Euphemistically: a ‘trainee’ in a Secure Training Centre had ‘nose distraction’ applied as part of the behaviour management system ‘PCC’ – Physical Control in Care.  (Note: in ‘care’.)

Unembroidered: a prison officer hit a child in prison with a sharp blow under the nostrils while keeping the child’s head in place, something that caused extensive bleeding and contributed to the child killing himself by hanging.

Shortly before Adam Rickwood took that fateful final step, he wrote:

My nose started bleeding and swelled up it didn’t stop bleeding for about one hour and afterwards it was swelled badly and really sore and hurting me a lot … so I said what gives them the right to hit a 14 year old child in the nose and draw blood and they said it was a restraint.

Shorn of euphemism, this is closer to how a restrained child feels. In our research we came across many similarly distressing accounts.  Children who were bewildered, humiliated, accepting, resigned, ashamed or – perhaps most worryingly – so desensitised that they just didn’t care if they were hurt anymore.  It’s not just the physical harm restraint causes.

Sociologist Stanley Cohen wrote of our use of ‘special vocabularies’, words we deploy to deal with social suffering, to inoculate us against the everyday atrocities we witness around us.  Deborah Coles is co-director of INQUEST, the charity that supported Gareth Myatt’s mother throughout the coronial proceedings and whose lobbying was instrumental in raising awareness of the risks restraint presents to detained children.  As she explains, ‘This euphemistic use of language simply masks the truth of what they’re doing to vulnerable children.  Which is hurting them.  And subjecting them to fear and violence.’

Calculus

The amount of pain we inflict on detained children is not just a technical question.  It’s a moral one.  We must see through the lattice of half-lies and euphemisms to get at the essential questions: what are such children worth? what kind of treatment do they deserve – what if it were our child?

We must never forget that we don’t have to do it this way.  One hopes that MMPR will reduce the injuries to children.  But then there were high hopes for PCC, the ‘safer’ system that ultimately killed Gareth Myatt.  And all of this must be seen in the context of the latest annual statistics, which show an increase of 17 percent in restraint incidents to 8419 uses of force on children.
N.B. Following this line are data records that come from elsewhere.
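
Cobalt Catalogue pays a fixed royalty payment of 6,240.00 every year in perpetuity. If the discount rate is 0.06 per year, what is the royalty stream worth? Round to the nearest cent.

Level perpetuity: PV = C / r = 6,240.00 / 0.06 = 104,000.00

104000.00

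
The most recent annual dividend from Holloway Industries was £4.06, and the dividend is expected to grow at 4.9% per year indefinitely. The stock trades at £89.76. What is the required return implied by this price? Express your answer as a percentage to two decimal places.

D₁ = £4.06 × 1.049 = £4.2589
P = D₁/(r − g) ⇒ r = D₁/P + g = £4.2589/£89.76 + 0.049 = 0.047448 + 0.049 = 0.096448

9.64%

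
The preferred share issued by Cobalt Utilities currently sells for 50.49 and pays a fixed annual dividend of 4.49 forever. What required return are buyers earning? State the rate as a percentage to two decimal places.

P = C/r ⇒ r = C/P = 4.49/50.49 = 0.088929

8.89%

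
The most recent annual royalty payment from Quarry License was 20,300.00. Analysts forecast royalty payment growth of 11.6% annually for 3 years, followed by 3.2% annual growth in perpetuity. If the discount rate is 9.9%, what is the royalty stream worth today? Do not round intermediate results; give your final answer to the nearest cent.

D_1 = 22654.80000
D_2 = 25282.75680
D_3 = 28215.55659
Terminal value at year 3: TV = D_3×(1+g_2)/(r−g_2) = 29118.45440/0.067 = 434603.79701
P_0 = D_1/(1+r)^1 + D_2/(1+r)^2 + D_3/(1+r)^3 + TV/(1+r)^3
    = 20614.01274 + 20932.88282 + 21256.68537 + 327416.40753 = 390219.98846

390219.99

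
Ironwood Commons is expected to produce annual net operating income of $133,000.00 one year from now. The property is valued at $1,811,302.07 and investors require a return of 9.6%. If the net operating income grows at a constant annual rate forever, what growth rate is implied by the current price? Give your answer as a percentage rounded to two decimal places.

P = D₁/(r−g) ⇒ g = r − D₁/P = 0.096 − $133,000.00/$1,811,302.07 = 0.022572

2.26%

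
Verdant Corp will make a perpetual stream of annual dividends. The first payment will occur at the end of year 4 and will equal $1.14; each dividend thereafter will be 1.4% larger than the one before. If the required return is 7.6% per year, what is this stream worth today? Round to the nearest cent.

$14.76

Value at end of year 3: C₁ / (r − g) = $1.14 / (0.076 − 0.014) = $18.3871
Discount to today: PV = $18.3871 / (1 + 0.076)^3 = $18.3871 / 1.245767 = $14.76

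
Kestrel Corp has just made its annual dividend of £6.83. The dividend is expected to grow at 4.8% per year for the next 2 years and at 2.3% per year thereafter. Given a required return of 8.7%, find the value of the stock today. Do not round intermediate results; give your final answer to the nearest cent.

£114.41

D_1 = 7.15784
D_2 = 7.50142
Terminal value at year 2: TV = D_2×(1+g_2)/(r−g_2) = 7.67395/0.064 = 119.90545
P_0 = D_1/(1+r)^1 + D_2/(1+r)^2 + TV/(1+r)^2
    = 6.58495 + 6.34869 + 101.47986 = 114.41350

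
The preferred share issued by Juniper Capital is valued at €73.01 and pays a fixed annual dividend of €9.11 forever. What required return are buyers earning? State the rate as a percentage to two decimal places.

P = C/r ⇒ r = C/P = €9.11/€73.01 = 0.124777

12.48%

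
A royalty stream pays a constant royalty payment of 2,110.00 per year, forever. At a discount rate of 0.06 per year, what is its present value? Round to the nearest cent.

Level perpetuity: PV = C / r = 2,110.00 / 0.06 = 35,166.67

35166.67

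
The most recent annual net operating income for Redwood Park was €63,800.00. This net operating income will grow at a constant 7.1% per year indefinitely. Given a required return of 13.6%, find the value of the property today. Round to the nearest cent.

D₁ = D₀ × (1 + g) = €63,800.00 × 1.071 = €68,329.8000
Growing perpetuity: P = D₁ / (r − g) = €68,329.8000 / (0.136 − 0.071) = €1,051,227.69

€1051227.69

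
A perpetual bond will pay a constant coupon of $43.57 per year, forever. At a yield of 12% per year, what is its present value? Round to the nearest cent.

$363.08

Level perpetuity: PV = C / r = $43.57 / 0.12 = $363.08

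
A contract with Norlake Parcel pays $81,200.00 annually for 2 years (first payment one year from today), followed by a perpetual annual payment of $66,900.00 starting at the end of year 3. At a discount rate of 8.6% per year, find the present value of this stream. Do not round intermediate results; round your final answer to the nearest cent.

PV of 2-year annuity: $81,200.00 × [1 − (1+0.086)^−2] / 0.086 = 143618.59799
Perpetuity value at year 2: $66,900.00 / 0.086 = 777906.97674
PV of perpetuity: 777906.97674 / (1+0.086)^2 = 659580.81657
Total PV = 143618.59799 + 659580.81657 = 803199.41457

$803199.41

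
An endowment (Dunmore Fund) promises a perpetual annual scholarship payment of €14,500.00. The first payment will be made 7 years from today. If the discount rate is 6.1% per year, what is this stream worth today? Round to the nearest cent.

€166627.19

Value at end of year 6: C / r = €14,500.00 / 0.061 = €237,704.9180
Discount to today: PV = €237,704.9180 / (1 + 0.061)^6 = €237,704.9180 / 1.426567 = €166,627.19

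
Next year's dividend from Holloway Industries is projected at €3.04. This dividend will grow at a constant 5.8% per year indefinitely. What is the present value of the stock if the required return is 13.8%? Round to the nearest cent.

€38.00

Growing perpetuity: P = D₁ / (r − g) = €3.0400 / (0.138 − 0.058) = €38.00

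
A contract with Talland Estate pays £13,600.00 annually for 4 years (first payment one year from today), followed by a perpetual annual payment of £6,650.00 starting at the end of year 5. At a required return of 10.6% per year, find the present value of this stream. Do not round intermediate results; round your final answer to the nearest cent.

PV of 4-year annuity: £13,600.00 × [1 − (1+0.106)^−4] / 0.106 = 42556.15025
Perpetuity value at year 4: £6,650.00 / 0.106 = 62735.84906
PV of perpetuity: 62735.84906 / (1+0.106)^4 = 41927.14324
Total PV = 42556.15025 + 41927.14324 = 84483.29348

£84483.29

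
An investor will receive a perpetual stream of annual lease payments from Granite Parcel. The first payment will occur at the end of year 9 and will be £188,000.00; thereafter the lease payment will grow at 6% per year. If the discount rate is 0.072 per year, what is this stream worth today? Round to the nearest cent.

Value at end of year 8: C₁ / (r − g) = £188,000.00 / (0.072 − 0.06) = £15,666,666.6667
Discount to today: PV = £15,666,666.6667 / (1 + 0.072)^8 = £15,666,666.6667 / 1.744047 = £8,982,936.31

£8982936.31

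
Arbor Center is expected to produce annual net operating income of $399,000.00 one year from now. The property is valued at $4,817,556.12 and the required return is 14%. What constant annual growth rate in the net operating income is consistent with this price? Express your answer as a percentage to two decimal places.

5.72%

P = D₁/(r−g) ⇒ g = r − D₁/P = 0.14 − $399,000.00/$4,817,556.12 = 0.057178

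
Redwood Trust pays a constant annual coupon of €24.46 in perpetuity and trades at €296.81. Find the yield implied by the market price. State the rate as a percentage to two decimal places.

8.24%

P = C/r ⇒ r = C/P = €24.46/€296.81 = 0.082410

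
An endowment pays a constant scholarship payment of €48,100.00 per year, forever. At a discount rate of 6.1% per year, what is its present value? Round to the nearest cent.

€788524.59

Level perpetuity: PV = C / r = €48,100.00 / 0.061 = €788,524.59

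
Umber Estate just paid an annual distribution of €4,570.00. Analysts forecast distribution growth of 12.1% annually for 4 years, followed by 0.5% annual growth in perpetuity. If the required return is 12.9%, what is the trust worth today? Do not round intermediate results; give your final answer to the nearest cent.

D_1 = 5122.97000
D_2 = 5742.84937
D_3 = 6437.73414
D_4 = 7216.69998
Terminal value at year 4: TV = D_4×(1+g_2)/(r−g_2) = 7252.78348/0.124 = 58490.18931
P_0 = D_1/(1+r)^1 + D_2/(1+r)^2 + D_3/(1+r)^3 + D_4/(1+r)^4 + TV/(1+r)^4
    = 4537.61736 + 4505.46418 + 4473.53884 + 4441.83971 + 36000.39446 = 53958.85455

€53958.85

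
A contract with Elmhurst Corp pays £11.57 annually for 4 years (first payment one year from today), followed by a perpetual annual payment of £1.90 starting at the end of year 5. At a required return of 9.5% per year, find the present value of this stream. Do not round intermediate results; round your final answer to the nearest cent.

£50.99

PV of 4-year annuity: £11.57 × [1 − (1+0.095)^−4] / 0.095 = 37.07585
Perpetuity value at year 4: £1.90 / 0.095 = 20.00000
PV of perpetuity: 20.00000 / (1+0.095)^4 = 13.91149
Total PV = 37.07585 + 13.91149 = 50.98733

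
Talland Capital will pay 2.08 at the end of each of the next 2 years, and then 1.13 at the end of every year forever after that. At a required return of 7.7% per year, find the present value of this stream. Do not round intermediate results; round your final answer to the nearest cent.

16.38

PV of 2-year annuity: 2.08 × [1 − (1+0.077)^−2] / 0.077 = 3.72450
Perpetuity value at year 2: 1.13 / 0.077 = 14.67532
PV of perpetuity: 14.67532 / (1+0.077)^2 = 12.65192
Total PV = 3.72450 + 12.65192 = 16.37642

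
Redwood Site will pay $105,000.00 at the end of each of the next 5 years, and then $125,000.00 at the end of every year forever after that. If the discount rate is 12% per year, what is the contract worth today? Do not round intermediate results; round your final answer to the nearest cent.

PV of 5-year annuity: $105,000.00 × [1 − (1+0.12)^−5] / 0.12 = 378501.50125
Perpetuity value at year 5: $125,000.00 / 0.12 = 1041666.66667
PV of perpetuity: 1041666.66667 / (1+0.12)^5 = 591069.64137
Total PV = 378501.50125 + 591069.64137 = 969571.14262

$969571.14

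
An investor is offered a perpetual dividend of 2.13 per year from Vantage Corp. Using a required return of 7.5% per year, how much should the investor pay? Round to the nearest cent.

Level perpetuity: PV = C / r = 2.13 / 0.075 = 28.40

28.40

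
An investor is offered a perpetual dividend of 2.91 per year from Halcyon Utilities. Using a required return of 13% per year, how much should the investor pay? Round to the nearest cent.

22.38

Level perpetuity: PV = C / r = 2.91 / 0.13 = 22.38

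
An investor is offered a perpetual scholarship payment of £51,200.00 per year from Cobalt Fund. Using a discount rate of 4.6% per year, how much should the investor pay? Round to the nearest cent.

Level perpetuity: PV = C / r = £51,200.00 / 0.046 = £1,113,043.48

£1113043.48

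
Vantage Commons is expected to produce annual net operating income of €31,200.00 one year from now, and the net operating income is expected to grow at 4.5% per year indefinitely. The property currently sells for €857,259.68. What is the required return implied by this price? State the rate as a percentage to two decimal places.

8.14%

P = D₁/(r − g) ⇒ r = D₁/P + g = €31,200.0000/€857,259.68 + 0.045 = 0.036395 + 0.045 = 0.081395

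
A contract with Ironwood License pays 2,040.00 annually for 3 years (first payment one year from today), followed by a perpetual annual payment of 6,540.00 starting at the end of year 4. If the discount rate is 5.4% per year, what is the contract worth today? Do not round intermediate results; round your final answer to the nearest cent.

108947.77

PV of 3-year annuity: 2,040.00 × [1 − (1+0.054)^−3] / 0.054 = 5514.04775
Perpetuity value at year 3: 6,540.00 / 0.054 = 121111.11111
PV of perpetuity: 121111.11111 / (1+0.054)^3 = 103433.72273
Total PV = 5514.04775 + 103433.72273 = 108947.77048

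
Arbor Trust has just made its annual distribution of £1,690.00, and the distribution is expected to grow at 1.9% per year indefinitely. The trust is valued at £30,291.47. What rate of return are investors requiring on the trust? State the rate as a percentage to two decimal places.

D₁ = £1,690.00 × 1.019 = £1,722.1100
P = D₁/(r − g) ⇒ r = D₁/P + g = £1,722.1100/£30,291.47 + 0.019 = 0.056851 + 0.019 = 0.075851

7.59%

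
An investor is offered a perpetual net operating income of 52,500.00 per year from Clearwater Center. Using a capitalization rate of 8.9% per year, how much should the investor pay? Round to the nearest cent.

589887.64

Level perpetuity: PV = C / r = 52,500.00 / 0.089 = 589,887.64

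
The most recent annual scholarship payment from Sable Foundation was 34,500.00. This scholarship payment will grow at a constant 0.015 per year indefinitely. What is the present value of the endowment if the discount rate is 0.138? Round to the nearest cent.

284695.12

D₁ = D₀ × (1 + g) = 34,500.00 × 1.015 = 35,017.5000
Growing perpetuity: P = D₁ / (r − g) = 35,017.5000 / (0.138 − 0.015) = 284,695.12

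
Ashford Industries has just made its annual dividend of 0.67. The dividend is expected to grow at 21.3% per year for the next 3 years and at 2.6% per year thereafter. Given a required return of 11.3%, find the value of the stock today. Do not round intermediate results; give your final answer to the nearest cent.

D_1 = 0.81271
D_2 = 0.98582
D_3 = 1.19580
Terminal value at year 3: TV = D_3×(1+g_2)/(r−g_2) = 1.22689/0.087 = 14.10215
P_0 = D_1/(1+r)^1 + D_2/(1+r)^2 + D_3/(1+r)^3 + TV/(1+r)^3
    = 0.73020 + 0.79580 + 0.86730 + 10.22821 = 12.62152

12.62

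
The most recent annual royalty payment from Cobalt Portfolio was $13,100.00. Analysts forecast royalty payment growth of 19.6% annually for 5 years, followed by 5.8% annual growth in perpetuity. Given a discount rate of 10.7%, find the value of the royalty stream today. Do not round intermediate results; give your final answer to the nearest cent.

D_1 = 15667.60000
D_2 = 18738.44960
D_3 = 22411.18572
D_4 = 26803.77812
D_5 = 32057.31864
Terminal value at year 5: TV = D_5×(1+g_2)/(r−g_2) = 33916.64312/0.049 = 692176.39012
P_0 = D_1/(1+r)^1 + D_2/(1+r)^2 + D_3/(1+r)^3 + D_4/(1+r)^4 + D_5/(1+r)^5 + TV/(1+r)^5
    = 14153.20687 + 15291.08890 + 16520.45377 + 17848.65647 + 19283.64330 + 416369.27780 = 499466.32710

$499466.33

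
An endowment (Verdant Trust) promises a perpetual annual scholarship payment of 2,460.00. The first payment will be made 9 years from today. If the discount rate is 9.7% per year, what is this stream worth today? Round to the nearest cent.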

There is an infernal calculus at one end of which sits cruelty and callousness and at the other compassion and care.  It is no excuse, if we choose pain-inducing solutions, to argue that these are difficult questions.  They are.  But that does not relieve us of the duty imposed by the UN Convention to adopt policies that treat children in a way that is consistent with their dignity and worth, and which reinforces rather than violates their human rights.

Ultimately, pain-inducing restraint disfigures the lives of many of the children it’s inflicted upon.  It also dents the moral claims of the society that authorises it.